Shortly after contact, old:

pocold

and the recent HR, similar point:

newpoc

The “leg kick” seems to be more of a toe tap, and hasn’t changed. What did change, though, is the quality of his follow-through. His head is on ball, he’s better transferred his weight to his front foot, and the results follow. The old AB was a line-drive single opposite field, which looks less of an intentional opposite-field hit and more of a product of bad mechanics. Being so open, he really could only go to right field with authority. If he tried to pull it he’d roll over the pitch. That also would cause him to struggle with the breaking pitch away, which he’d bounce to second. Closing off has allowed him to better get the bat head into a more ideal position to cover the whole plate with authority. He’s always had the bat control to make contact everywhere, but it looks now like he’s improved his chances of making quality contact all over the zone. Here’s the same look at his batted-ball profile since the start of July:

bballnew

Here’s some assorted metrics, same time period:

kbbnew

vs. his career metrics:

metricscareer

He’s cut his grounders by over 10%, raised his liners by 3%, and turned the rest into fly balls (8%). He’s likely always going to have a pop-up issue, but his pull/center/oppo profile is back to where he was at in 15/16, and he’s hitting the ball hard at a higher rate than ever. Also, his strikeout rate is 6%(!!!!!!)!!!!! He’s making more contact than ever, and that contact is better than ever.

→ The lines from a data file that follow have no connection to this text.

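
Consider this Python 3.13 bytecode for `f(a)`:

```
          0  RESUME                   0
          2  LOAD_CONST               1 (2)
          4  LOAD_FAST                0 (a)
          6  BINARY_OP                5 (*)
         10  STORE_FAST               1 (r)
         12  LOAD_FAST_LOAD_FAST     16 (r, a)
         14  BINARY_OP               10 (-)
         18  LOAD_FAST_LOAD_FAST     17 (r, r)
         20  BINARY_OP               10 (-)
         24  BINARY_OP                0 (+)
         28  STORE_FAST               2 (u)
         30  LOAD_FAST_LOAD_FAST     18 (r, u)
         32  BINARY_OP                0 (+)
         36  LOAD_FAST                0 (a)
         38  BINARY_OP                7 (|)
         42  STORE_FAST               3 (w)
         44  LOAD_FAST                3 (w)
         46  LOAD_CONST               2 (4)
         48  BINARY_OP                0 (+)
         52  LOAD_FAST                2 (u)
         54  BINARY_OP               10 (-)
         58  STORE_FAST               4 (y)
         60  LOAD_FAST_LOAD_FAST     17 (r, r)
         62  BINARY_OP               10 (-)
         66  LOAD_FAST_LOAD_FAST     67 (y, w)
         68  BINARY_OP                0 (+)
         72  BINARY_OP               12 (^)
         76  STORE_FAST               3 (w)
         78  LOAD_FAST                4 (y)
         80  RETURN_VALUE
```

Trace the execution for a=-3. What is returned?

6

LOAD_CONST → push 2. Stack: [2]
LOAD_FAST a → push -3. Stack: [2, -3]
BINARY_OP * → 2 * -3 = -6. Stack: [-6]
STORE_FAST r → r=-6. Stack: []
LOAD_FAST_LOAD_FAST r,a → push -6,-3. Stack: [-6, -3]
BINARY_OP - → -6 - -3 = -3. Stack: [-3]
LOAD_FAST_LOAD_FAST r,r → push -6,-6. Stack: [-3, -6, -6]
BINARY_OP - → -6 - -6 = 0. Stack: [-3, 0]
BINARY_OP + → -3 + 0 = -3. Stack: [-3]
STORE_FAST u → u=-3. Stack: []
LOAD_FAST_LOAD_FAST r,u → push -6,-3. Stack: [-6, -3]
BINARY_OP + → -6 + -3 = -9. Stack: [-9]
LOAD_FAST a → push -3. Stack: [-9, -3]
BINARY_OP | → -9 | -3 = -1. Stack: [-1]
STORE_FAST w → w=-1. Stack: []
LOAD_FAST w → push -1. Stack: [-1]
LOAD_CONST → push 4. Stack: [-1, 4]
BINARY_OP + → -1 + 4 = 3. Stack: [3]
LOAD_FAST u → push -3. Stack: [3, -3]
BINARY_OP - → 3 - -3 = 6. Stack: [6]
STORE_FAST y → y=6. Stack: []
LOAD_FAST_LOAD_FAST r,r → push -6,-6. Stack: [-6, -6]
BINARY_OP - → -6 - -6 = 0. Stack: [0]
LOAD_FAST_LOAD_FAST y,w → push 6,-1. Stack: [0, 6, -1]
BINARY_OP + → 6 + -1 = 5. Stack: [0, 5]
BINARY_OP ^ → 0 ^ 5 = 5. Stack: [5]
STORE_FAST w → w=5. Stack: []
LOAD_FAST y → push 6. Stack: [6]
RETURN_VALUE → return 6.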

We’ve seen Franco get us hyped before, but never before has there been this type of major mechanical change to point to. Miguel Sano did something similar preseason by raising his hands and quieting his pre-swing load, and it’s paid dividends. Since I started this article, Franco went 2-4 with a single, double, and sac fly; and three of those batted-ball events were hit at 100+mph (the single and double; he was robbed by the 3B on a sharp liner as well).

Going back to his 2015 scouting report: Franco’s still aggressive, if not slowly becoming less aggressive the more he’s in the majors. By changing up his stance, however, he’s closed up the two major holes in his report: getting out in front of the breakers away, and bad contact on soft stuff. Keep an eye on this. One of the more frustrating hyped prospects seems to have made the transformation we all hoped he would, right in front of our eyes.